According to Julie Mirobella, senior analyst of records management and compliance infrastructure at International Data Corp. in Framingham, Mass., StorageTek has done a good job of pulling in the Permeon software to create a CAS (content addressable storage)-based system. "By giving each file its own unique address through hashing, the Permeon software will help companies ensure the WORM requirements of SEC 17a-4 and other regulations," Mirobella said.
The product uses open standard NFS and CIFS file interfaces that "reads and writes data faster than the proprietary API interface used by EMC's Centera," according to Harvey Andruss, product marketing manager, ILMS, StorageTek.
LFCM 100 currently supports e-mail archiving applications from CommVault Systems, iLumin Software Services and iXOS Software AG. Support for Veritas Software's KVS and AXS-One Inc. is expected in the first quarter of 2005.
Andruss said that the LFCM 100 is the first member of the LFCM family, and that other members will be coming up in 90 days. Additional LFCM products will focus on adding in more storage tiers, and tying in virtualization and data protection. "The primary focus of the product right now is e-mail, but it will expand for content such as government documents and medical images," Andruss said.

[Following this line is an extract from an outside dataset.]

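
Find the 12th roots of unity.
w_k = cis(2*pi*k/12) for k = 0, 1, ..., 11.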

LFCM 100 has an entry point of 2 terabytes (TB) and can grow to 18 TB, scaling in 2 TB increments. Andruss said that the product will be aimed at mid-size financial and government sectors -- where StorageTek already has a large footprint -- with the hopes of moving into the medical industry as the product evolves.
Compliance regulations such as SEC 17a-4 and Sarbanes-Oxley can also be kept at bay with LFCM 100. Using an object storage approach, the product guarantees that the files are not tampered with, satisfying compliance rules stating that electronic files be stored and protected for years.
Late to the party
Still, StorageTek will have to catch up to established archiving systems such as NetApp's NearStore, EMC's Centera, Hewlett-Packard Co.'s RISS and IBM's Retention 450.
"You could call it 'late,' but our customers have been crying out for this," Andruss said. "And what I've heard in the field is that customers of other archive products are not happy with speed and recoverability."Peter Gerr, senior analyst at Enterprise Strategy Group in Milford, Mass., sees LFCM 100 as an important milestone for StorageTek, despite coming to market after most of the other major vendors. "StorageTek sales reps now have something to sell into an increasingly important segment of the market, where they've basically been sitting on the sidelines for the past two years."
The entry-price for the Lifecycle Fixed Content Manager 100 is $74,000 for the smallest option (2.3 TB) and $435,000 for the largest option (18 TB). The product will be available Monday for customers in North America.